Selama mengikuti program di INTI International University, mahasiswa FIKK UNJ memperoleh kesempatan mengikuti kegiatan pembelajaran, berinteraksi dengan mahasiswa dari berbagai negara, menggunakan bahasa Inggris secara aktif, serta mengembangkan kemampuan beradaptasi dan berkomunikasi dalam lingkungan multikultural.
Program student exchange juga menjadi bagian dari proses pembentukan mahasiswa yang memiliki perspektif global. Pengalaman belajar di luar negeri mendorong mahasiswa untuk menghadapi lingkungan baru, menyelesaikan persoalan secara lebih mandiri, membangun jejaring internasional, dan meningkatkan kepercayaan diri.
Bagi FIKK UNJ, pendampingan mahasiswa selama mengikuti program internasional menjadi bagian dari upaya memperkuat kualitas mobilitas akademik. Pengalaman mahasiswa selama program juga dapat menjadi bahan evaluasi untuk meningkatkan persiapan keberangkatan, mekanisme pendampingan, adaptasi akademik, serta pengembangan kerja sama dengan perguruan tinggi mitra.

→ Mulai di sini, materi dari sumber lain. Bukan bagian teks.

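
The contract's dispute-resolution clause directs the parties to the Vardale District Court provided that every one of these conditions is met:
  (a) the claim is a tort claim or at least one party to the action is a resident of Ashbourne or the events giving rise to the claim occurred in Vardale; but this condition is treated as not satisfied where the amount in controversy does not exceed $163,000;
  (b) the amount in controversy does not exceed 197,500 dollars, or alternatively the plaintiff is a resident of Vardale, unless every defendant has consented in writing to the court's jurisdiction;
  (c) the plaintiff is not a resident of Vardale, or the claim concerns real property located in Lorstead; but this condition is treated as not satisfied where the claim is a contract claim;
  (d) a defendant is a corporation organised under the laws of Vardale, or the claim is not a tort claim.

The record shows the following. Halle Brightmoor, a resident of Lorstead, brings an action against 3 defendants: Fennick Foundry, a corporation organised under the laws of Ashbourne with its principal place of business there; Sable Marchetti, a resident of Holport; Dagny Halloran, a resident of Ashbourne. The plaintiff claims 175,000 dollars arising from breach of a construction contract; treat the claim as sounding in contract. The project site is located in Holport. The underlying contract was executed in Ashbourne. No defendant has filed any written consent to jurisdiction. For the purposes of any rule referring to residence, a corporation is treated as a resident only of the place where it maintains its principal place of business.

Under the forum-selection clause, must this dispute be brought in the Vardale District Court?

No

The Vardale District Court:
  (a) Fennick Foundry resides in Ashbourne, so this disjunct is met. The exception is not triggered, since the amount in controversy is 175,000 dollars, above the 163,000 dollars ceiling. Satisfied.
  (b) The amount in controversy is USD 175,000, within the 197,500 dollars ceiling — that alternative is enough. Condition met.
  (c) The plaintiff resides in Lorstead, which is not Vardale, so this disjunct is met. However, the claim is a contract claim, which falls within the stated exception and so defeats the condition. Condition not met.
  (d) The claim is a contract claim, not a tort claim, so this disjunct is met. Condition met.
  → The clause does not apply.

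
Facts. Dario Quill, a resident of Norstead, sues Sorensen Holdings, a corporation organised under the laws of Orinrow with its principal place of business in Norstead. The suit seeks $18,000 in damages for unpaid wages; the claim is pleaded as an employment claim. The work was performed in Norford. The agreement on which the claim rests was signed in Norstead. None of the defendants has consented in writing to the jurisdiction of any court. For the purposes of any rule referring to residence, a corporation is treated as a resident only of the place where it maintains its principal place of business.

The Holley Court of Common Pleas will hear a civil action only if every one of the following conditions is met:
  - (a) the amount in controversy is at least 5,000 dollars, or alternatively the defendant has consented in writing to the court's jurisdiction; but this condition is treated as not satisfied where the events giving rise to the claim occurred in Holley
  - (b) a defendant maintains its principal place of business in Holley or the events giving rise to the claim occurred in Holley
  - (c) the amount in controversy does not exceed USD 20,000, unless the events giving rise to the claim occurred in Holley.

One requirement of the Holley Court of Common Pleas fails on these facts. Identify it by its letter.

(b)

The Holley Court of Common Pleas:
  (a) The amount in controversy is 18,000 dollars, which meets the $5,000 floor, which satisfies one of the alternatives. The carve-out does not apply: the operative events occurred in Norford, not Holley. Met.
  (b) The corporate defendant(s) have their principal place of business in Norstead, not Holley; the operative events occurred in Norford, not Holley — no alternative holds. Fails.
  (c) The amount in controversy is 18,000 dollars, within the 20,000 dollars ceiling. Condition met.
Only condition (b) fails.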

Kegiatan tersebut sejalan dengan Sustainable Development Goals (SDGs), khususnya SDG 4 (Quality Education) melalui pemberian kesempatan kepada mahasiswa untuk memperoleh pengalaman pendidikan berkualitas dalam lingkungan internasional. Program ini juga mendukung SDG 17 (Partnerships for the Goals) melalui penguatan kemitraan pendidikan tinggi dan mobilitas mahasiswa antara UNJ dan perguruan tinggi mitra di Malaysia.
Melalui program student exchange dan pendampingan yang berkelanjutan, FIKK UNJ terus membuka kesempatan bagi mahasiswa untuk belajar dan berkembang dalam lingkungan global. Pengalaman tersebut diharapkan dapat memperkuat kompetensi, kemandirian, dan perspektif internasional mahasiswa sebagai bekal untuk berkontribusi di masyarakat serta mengharumkan nama UNJ di tingkat global.